China Mobile recently released its Q3 earnings results, with total revenues up 1.4% year-over-year, while net profit in Q3 was down only 0.3%.

China Mobile’s shares have extended their correction from the recent highs above USD 38 recorded in the third week of August. Nevertheless, there is no reason to panic and as long as the price of China Mobile shares remains above USD 30, the shares will remain in the “buy” zone.

China Mobile shares could be a good investment opportunity and most financial analysts expect their price to rise significantly in the coming years. China Mobile’s profitability is better than that of its competitors, the company has a stable dividend and intends to maintain dividend payments.

China Mobile’s revenues have grown steadily over the last decade and the company has distributed more than $24 billion in dividends to its shareholders over the last three years. If we compare the total equity of $159 billion and the market capitalization of $131 billion, we can see that this stock is not overvalued and that now might be a good time to buy China Mobile shares.

Technical analysis: $30 is a very strong support.
Data source: tradingview.com

If we take a look at the chart above (period of one year), we can see that the price of this stock has dropped from $44.9 to $30.12 and started to rise. On this chart I have marked important resistance and support levels.

The important support levels are $32 and $30, $35 and $40 represent the resistance levels. If the price jumps above $35, it would be a “buy” signal and we have the open path to $38.
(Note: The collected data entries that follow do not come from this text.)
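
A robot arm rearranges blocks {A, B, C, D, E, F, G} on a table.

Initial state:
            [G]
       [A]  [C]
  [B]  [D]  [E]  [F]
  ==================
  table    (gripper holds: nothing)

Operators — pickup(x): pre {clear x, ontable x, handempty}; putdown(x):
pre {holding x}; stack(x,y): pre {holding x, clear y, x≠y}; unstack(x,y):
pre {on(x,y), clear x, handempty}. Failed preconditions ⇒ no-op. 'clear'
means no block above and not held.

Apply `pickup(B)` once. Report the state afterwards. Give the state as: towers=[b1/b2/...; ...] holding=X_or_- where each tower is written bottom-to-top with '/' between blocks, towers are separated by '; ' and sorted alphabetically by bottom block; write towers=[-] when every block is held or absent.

before: towers=[B; D/A; E/C/G; F] holding=-
pre[pickup(B)]: clear(B) ok, ontable(B) ok, handempty ok
all met → apply pickup(B)
after:  towers=[D/A; E/C/G; F] holding=B

towers=[D/A; E/C/G; F] holding=B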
A rise above $40 supports the continuation of the bullish trend and the next target price could be around $50. If the price falls in the coming period, any price in the $20-30 range could be a very good opportunity to invest in China Mobile stocks.

Summary

The U.S. elections are being watched closely, according to the latest news Biden is taking the lead in Georgia, but the U.S. presidential election is progressing, with the winner not yet officially announced. China Mobile has recently released the results of 3rd quarter profits, total revenues increased by 1.4% year-on-year, while net profit in the 3rd quarter only decreased by 0.3% year-on-year. China Mobile shares could be a good investment opportunity, and most financial analysts also expect their price to rise significantly in the coming years.